To understand the impact of visual interpretation challenges, two conditions were set up: ‘Model-Only’ (models viewed only the image) and ‘Human-Enhanced’ (models received high-quality human descriptions of the visual content alongside the image). When models had to interpret the images directly, their performance was considerably lower. However, when provided with human descriptions, all models showed substantial performance gains. Claude 3.7, for instance, saw a significant improvement in its agreement score (Kappa gain of +0.32). This indicates that visual interpretation is a major hurdle for MLLMs when dealing with complex student drawings.
Despite the improvements with human descriptions, the models’ performance plateaued at an agreement level (Kappa ≈ 0.43-0.47) similar to initial human inter-rater agreement before calibration. While this shows progress, it’s still considered insufficient for autonomous deployment in real-world educational settings.
The Tacit Knowledge Gap
The study highlights a significant divide in MLLM capabilities: they perform well on routine arithmetic but struggle with mathematical illustrations. This struggle, even when visual challenges are removed, points to a deeper issue: current MLLMs appear to lack the ‘tacit knowledge’ that experienced educators possess. This includes an understanding of how mathematical representations evolve in children’s thinking, awareness of classroom-specific methods, and the ability to recognize sophisticated reasoning in imprecise drawings. An experienced teacher can interpret a hastily drawn number line or an unconventional diagram to understand a student’s deep understanding, something MLLMs currently cannot replicate.
Implications for Educational Technology
These findings have important implications for designing AI-powered educational tools. For routine arithmetic, MLLMs could be valuable for automated data collection, identifying struggling students, and tracking trends. This could enable more frequent formative assessments without increasing teacher workload. However, for complex mathematical illustrations, a ‘human-in-the-loop’ approach is essential. MLLMs could act as intelligent filters, processing large volumes of work and flagging cases that require expert human interpretation.

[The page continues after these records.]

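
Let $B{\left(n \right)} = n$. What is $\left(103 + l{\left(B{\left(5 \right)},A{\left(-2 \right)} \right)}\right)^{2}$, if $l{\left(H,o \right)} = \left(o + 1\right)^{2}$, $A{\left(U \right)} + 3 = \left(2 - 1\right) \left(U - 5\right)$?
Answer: $33856$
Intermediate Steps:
$A{\left(U \right)} = -8 + U$ ($A{\left(U \right)} = -3 + \left(2 - 1\right) \left(U - 5\right) = -3 + 1 \left(-5 + U\right) = -3 + \left(-5 + U\right) = -8 + U$)
$l{\left(H,o \right)} = \left(1 + o\right)^{2}$
$\left(103 + l{\left(B{\left(5 \right)},A{\left(-2 \right)} \right)}\right)^{2} = \left(103 + \left(1 - 10\right)^{2}\right)^{2} = \left(103 + \left(-9\right)^{2}\right)^{2} = \left(103 + 81\right)^{2} = 184^{2} = 33856$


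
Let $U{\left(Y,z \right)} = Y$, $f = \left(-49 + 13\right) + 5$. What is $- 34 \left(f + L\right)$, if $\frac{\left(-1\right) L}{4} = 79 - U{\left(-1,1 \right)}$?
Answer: $11934$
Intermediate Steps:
$f = -31$ ($f = -36 + 5 = -31$)
$L = -320$ ($L = - 4 \left(79 - -1\right) = - 4 \left(79 + 1\right) = \left(-4\right) 80 = -320$)
$- 34 \left(f + L\right) = - 34 \left(-31 - 320\right) = \left(-34\right) \left(-351\right) = 11934$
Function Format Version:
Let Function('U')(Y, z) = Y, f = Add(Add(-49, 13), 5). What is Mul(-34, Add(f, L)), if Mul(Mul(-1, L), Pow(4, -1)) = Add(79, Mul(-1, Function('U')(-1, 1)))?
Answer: 11934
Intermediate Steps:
f = -31 (f = Add(-36, 5) = -31)
L = -320 (L = Mul(-4, Add(79, Mul(-1, -1))) = Mul(-4, Add(79, 1)) = Mul(-4, 80) = -320)
Mul(-34, Add(f, L)) = Mul(-34, Add(-31, -320)) = Mul(-34, -351) = 11934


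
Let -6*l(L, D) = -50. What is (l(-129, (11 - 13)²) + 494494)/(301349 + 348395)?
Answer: 1483507/1949232 ≈ 0.76107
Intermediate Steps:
l(L, D) = 25/3 (l(L, D) = -⅙*(-50) = 25/3)
(l(-129, (11 - 13)²) + 494494)/(301349 + 348395) = (25/3 + 494494)/(301349 + 348395) = (1483507/3)/649744 = (1483507/3)*(1/649744) = 1483507/1949232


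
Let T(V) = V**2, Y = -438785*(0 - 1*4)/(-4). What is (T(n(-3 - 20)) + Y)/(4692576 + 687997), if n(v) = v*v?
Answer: -158944/5380573 ≈ -0.029540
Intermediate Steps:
n(v) = v**2
Y = -438785 (Y = -438785*(0 - 4)*(-1)/4 = -(-1755140)*(-1)/4 = -438785*1 = -438785)
(T(n(-3 - 20)) + Y)/(4692576 + 687997) = (((-3 - 20)**2)**2 - 438785)/(4692576 + 687997) = (((-23)**2)**2 - 438785)/5380573 = (529**2 - 438785)*(1/5380573) = (279841 - 438785)*(1/5380573) = -158944*1/5380573 = -158944/5380573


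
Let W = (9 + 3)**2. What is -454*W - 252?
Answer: -65628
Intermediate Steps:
W = 144 (W = 12**2 = 144)
-454*W - 252 = -454*144 - 252 = -65376 - 252 = -65628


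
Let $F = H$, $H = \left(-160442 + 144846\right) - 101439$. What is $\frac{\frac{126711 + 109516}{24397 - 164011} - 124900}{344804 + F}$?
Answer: $- \frac{17438024827}{31799741166} \approx -0.54837$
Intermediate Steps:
$H = -117035$ ($H = -15596 - 101439 = -117035$)
$F = -117035$
$\frac{\frac{126711 + 109516}{24397 - 164011} - 124900}{344804 + F} = \frac{\frac{126711 + 109516}{24397 - 164011} - 124900}{344804 - 117035} = \frac{\frac{236227}{-139614} - 124900}{227769} = \left(236227 \left(- \frac{1}{139614}\right) - 124900\right) \frac{1}{227769} = \left(- \frac{236227}{139614} - 124900\right) \frac{1}{227769} = \left(- \frac{17438024827}{139614}\right) \frac{1}{227769} = - \frac{17438024827}{31799741166}$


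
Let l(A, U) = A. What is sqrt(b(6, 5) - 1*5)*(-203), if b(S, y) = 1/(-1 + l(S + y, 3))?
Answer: -1421*I*sqrt(10)/10 ≈ -449.36*I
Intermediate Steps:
b(S, y) = 1/(-1 + S + y) (b(S, y) = 1/(-1 + (S + y)) = 1/(-1 + S + y))
sqrt(b(6, 5) - 1*5)*(-203) = sqrt(1/(-1 + 6 + 5) - 1*5)*(-203) = sqrt(1/10 - 5)*(-203) = sqrt(-49/10)*(-203) = (7*I*sqrt(10)/10)*(-203) = -1421*I*sqrt(10)/10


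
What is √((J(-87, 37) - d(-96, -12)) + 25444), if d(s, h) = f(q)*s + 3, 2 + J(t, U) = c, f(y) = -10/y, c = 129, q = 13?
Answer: 4*√269282/13 ≈ 159.67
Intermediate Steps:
J(t, U) = 127 (J(t, U) = -2 + 129 = 127)
d(s, h) = 3 - 10*s/13 (d(s, h) = (-10/13)*s + 3 = (-10*1/13)*s + 3 = -10*s/13 + 3 = 3 - 10*s/13)
√((J(-87, 37) - d(-96, -12)) + 25444) = √((127 - (3 - 10/13*(-96))) + 25444) = √((127 - (3 + 960/13)) + 25444) = √((127 - 1*999/13) + 25444) = √((127 - 999/13) + 25444) = √(652/13 + 25444) = √(331424/13) = 4*√269282/13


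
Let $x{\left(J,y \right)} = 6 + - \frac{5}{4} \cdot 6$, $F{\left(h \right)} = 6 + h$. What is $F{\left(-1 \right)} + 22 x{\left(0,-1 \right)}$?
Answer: $-28$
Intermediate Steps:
$x{\left(J,y \right)} = - \frac{3}{2}$ ($x{\left(J,y \right)} = 6 + \left(-5\right) \frac{1}{4} \cdot 6 = 6 - \frac{15}{2} = - \frac{3}{2}$)
$F{\left(-1 \right)} + 22 x{\left(0,-1 \right)} = \left(6 - 1\right) + 22 \left(- \frac{3}{2}\right) = 5 - 33 = -28$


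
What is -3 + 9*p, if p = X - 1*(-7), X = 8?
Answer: 132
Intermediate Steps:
p = 15 (p = 8 - 1*(-7) = 8 + 7 = 15)
-3 + 9*p = -3 + 9*15 = -3 + 135 = 132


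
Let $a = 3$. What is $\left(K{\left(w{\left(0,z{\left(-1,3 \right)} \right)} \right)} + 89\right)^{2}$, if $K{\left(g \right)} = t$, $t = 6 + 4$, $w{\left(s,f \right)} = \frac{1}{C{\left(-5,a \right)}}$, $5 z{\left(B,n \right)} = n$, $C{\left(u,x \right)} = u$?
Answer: $9801$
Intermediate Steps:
$z{\left(B,n \right)} = \frac{n}{5}$
$w{\left(s,f \right)} = - \frac{1}{5}$ ($w{\left(s,f \right)} = \frac{1}{-5} = - \frac{1}{5}$)
$t = 10$
$K{\left(g \right)} = 10$
$\left(K{\left(w{\left(0,z{\left(-1,3 \right)} \right)} \right)} + 89\right)^{2} = \left(10 + 89\right)^{2} = 99^{2} = 9801$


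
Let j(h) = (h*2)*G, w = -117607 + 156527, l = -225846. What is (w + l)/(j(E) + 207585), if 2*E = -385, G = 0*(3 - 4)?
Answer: -186926/207585 ≈ -0.90048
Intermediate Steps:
G = 0 (G = 0*(-1) = 0)
w = 38920
E = -385/2 (E = (½)*(-385) = -385/2 ≈ -192.50)
j(h) = 0 (j(h) = (h*2)*0 = (2*h)*0 = 0)
(w + l)/(j(E) + 207585) = (38920 - 225846)/(0 + 207585) = -186926/207585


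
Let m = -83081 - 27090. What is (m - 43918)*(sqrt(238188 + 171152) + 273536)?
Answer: -42148888704 - 308178*sqrt(102335) ≈ -4.2247e+10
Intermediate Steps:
m = -110171
(m - 43918)*(sqrt(238188 + 171152) + 273536) = (-110171 - 43918)*(sqrt(238188 + 171152) + 273536) = -154089*(sqrt(409340) + 273536) = -154089*(2*sqrt(102335) + 273536) = -154089*(273536 + 2*sqrt(102335)) = -42148888704 - 308178*sqrt(102335)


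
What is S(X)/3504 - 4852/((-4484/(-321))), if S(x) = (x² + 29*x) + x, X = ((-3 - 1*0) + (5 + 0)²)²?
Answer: -135685637/490998 ≈ -276.35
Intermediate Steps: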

Future systems should prioritize transparency, showing educators not just grades but also how the model arrived at its conclusions, allowing teachers to quickly identify and correct errors. Professional development will also be crucial to help educators understand both the capabilities and limitations of these tools, ensuring they enhance rather than replace pedagogical expertise. The full research paper can be found here.
Also Read:
- Unlocking How Large Language Models Perceive Problem Difficulty
- HARMO: A Hybrid Approach to Training Smarter Multimodal AI
Conclusion
This research provides a comprehensive view of MLLMs’ potential and limitations in interpreting handwritten student mathematical work. While promising for objective arithmetic tasks, current models still face significant challenges with the nuanced interpretation required for mathematical illustrations. Bridging this gap will require continued research into integrating visual and conceptual reasoning, as well as efforts to computationally capture the invaluable tacit knowledge of expert educators. The ultimate goal is to create hybrid systems that amplify educator expertise through computational methods for routine analysis, while preserving human insight for the complex interpretive work essential to understanding student learning.